Paris, December 2015 - Leading companies PepsiCo, Monsanto, Olam and Kellogg Company have chaired a working group on Climate Smart Agriculture (CSA) with the vision that by 2030 they will be able to make 50% more food available and strengthen the resilience of farming communities whilst reducing greenhouse gas emissions by 50%.

“Agriculture and farmers are uniquely positioned to make a real difference in driving climate change solutions,” said Hugh Grant, Chairman and CEO of Monsanto.

“Through advanced technologies and better farming practices, like reduced tillage, farmers around the world have made great strides to reduce GHG emissions and reduce overall resource use. Working together, the global agricultural community has the opportunity to leverage its resources to mitigate the effects of climate change while still meeting the food needs of our growing planet.”

Under the banner of the World Business Council for Sustainable Development’s (WBCSD) Low Carbon Technology Partnerships initiative (LCTPi), Climate Smart Agriculture focuses on three pillars: productivity, resilience and emissions reductions. 

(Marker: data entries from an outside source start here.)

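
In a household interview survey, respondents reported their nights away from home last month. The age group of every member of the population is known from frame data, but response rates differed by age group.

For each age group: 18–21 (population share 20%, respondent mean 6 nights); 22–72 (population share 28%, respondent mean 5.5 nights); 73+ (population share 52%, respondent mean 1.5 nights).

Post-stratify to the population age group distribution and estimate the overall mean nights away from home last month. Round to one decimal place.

3.5

Reweight to the known age group distribution:
  18–21: 0.2 × 6 = 1.2
  22–72: 0.28 × 5.5 = 1.54
  73+: 0.52 × 1.5 = 0.78
Post-stratified estimate = 3.52 → 3.5.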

“Today, 1 in 8 people suffer from chronic hunger and more than 1 billion people are undernourished. Ensuring food security for the growing population of the world will require at least 50 percent more food to be made available by 2050 to feed 9 billion people. The effects of climate change make this an even greater challenge.

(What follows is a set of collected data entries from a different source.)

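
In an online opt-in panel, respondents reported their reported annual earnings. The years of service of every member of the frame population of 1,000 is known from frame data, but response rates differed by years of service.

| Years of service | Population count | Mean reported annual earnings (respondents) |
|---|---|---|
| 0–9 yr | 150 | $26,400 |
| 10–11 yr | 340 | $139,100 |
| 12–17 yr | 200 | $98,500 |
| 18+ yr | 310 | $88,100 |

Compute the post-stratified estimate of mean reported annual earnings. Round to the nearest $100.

Each cell contributes population-share × respondent value:
  0–9 yr: (150/1,000) × 26,400 = 3960
  10–11 yr: (340/1,000) × 139,100 = 47,294
  12–17 yr: (200/1,000) × 98,500 = 19,700
  18+ yr: (310/1,000) × 88,100 = 27,311
Post-stratified estimate = 98,265 → $98,300.

$98,300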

“It is critical that all members of the global agricultural community find ways to collaborate and scale up initiatives that could make our global agricultural systems more resilient and support those who are most vulnerable to the effects of climate change” said Peter Bakker, President and CEO of WBCSD.

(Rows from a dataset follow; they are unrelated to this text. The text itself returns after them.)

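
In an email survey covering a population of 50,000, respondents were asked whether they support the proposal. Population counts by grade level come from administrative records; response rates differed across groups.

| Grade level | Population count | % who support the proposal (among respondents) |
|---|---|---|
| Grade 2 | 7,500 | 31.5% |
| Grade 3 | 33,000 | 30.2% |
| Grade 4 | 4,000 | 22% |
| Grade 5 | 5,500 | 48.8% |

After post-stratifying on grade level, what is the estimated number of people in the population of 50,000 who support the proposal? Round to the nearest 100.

Each cell contributes its population count × the respondent rate:
  Grade 2: 7,500 × 31.5% = 2362.5
  Grade 3: 33,000 × 30.2% = 9966
  Grade 4: 4,000 × 22% = 880
  Grade 5: 5,500 × 48.8% = 2684
Estimated total = 15892.5 → 15,900.

15,900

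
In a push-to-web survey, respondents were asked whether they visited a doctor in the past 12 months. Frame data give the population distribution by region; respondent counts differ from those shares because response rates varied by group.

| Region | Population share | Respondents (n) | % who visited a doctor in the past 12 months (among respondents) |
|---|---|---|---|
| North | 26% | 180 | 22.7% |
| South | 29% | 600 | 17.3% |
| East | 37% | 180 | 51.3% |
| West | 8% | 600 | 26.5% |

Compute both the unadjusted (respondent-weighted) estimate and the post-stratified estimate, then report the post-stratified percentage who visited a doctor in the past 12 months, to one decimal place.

Unadjusted (pooled respondent) estimate weights by respondent counts:
  (180/1560)×22.7 + (600/1560)×17.3 + (180/1560)×51.3 + (600/1560)×26.5 = 25.3846%
Reweighting by population region shares:
  0.26×22.7 + 0.29×17.3 + 0.37×51.3 + 0.08×26.5 = 32.02%

32.0%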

“As the CEO of a leading agribusiness, I have seen climate change rise up the risk register faster than I ever believed possible. And while large-scale farmers and processors such as ourselves are already putting CSA measures in place, it is the world’s millions of smallholders providing our daily coffee, cotton and chocolate fix that we have to reach, teach and support. We urge the agri industry and their customers to unite behind the WBSCD CSA framework to help scale the understanding and adoption of climate smart practices by rural communities” said Sunny Verghese, CEO of Olam.

Climate Smart Agriculture has the support of key organisations such as the World Bank, the United Nations and FAO in addition to many national government aid and development agencies.

“We are focused on helping to improve the livelihoods of farming families and communities who grow our ingredients,” said John Bryant, Chairman and CEO of Kellogg Company. “Our Climate Smart Agriculture efforts aim to increase productivity and resiliency to help farmers produce more using fewer natural resources.”

Working under the strategic and scientific guidance of the CGIAR’s Climate Change Agriculture and Food Security (CCAFS) programme, the working group has identified priority actions that support smallholder farmers and bring prosperity through long-term relationships based on fairness, trust, women’s empowerment and the transfer of skills and knowledge.

“As researchers we plan to help companies set and meet meaningful targets – not just for emissions reductions, but also for smallholders’ standard of living,” said Dr. Sonja Vermuelen, head of research for CGIAR CCAFS program.

Importantly, the CSA working group will take responsibility for reporting their achievements, including under the Sustainable Development Goals. 

Drawing on the expertise of the global agricultural community, the CSA working group has engaged a range of farming, NGO, research and agri-business organizations through regional dialogues in South Africa, Ghana, India, the USA, Brazil and Europe to develop the action plan for CSA.

The CSA working group is comprised of PepsiCo, Monsanto, Olam, Kellogg Company, Starbucks, Diageo, Coca-Cola, Yara International, Tyson Foods, Walmart, Du Pont, Banamex, Unilever, PwC and Novozymes.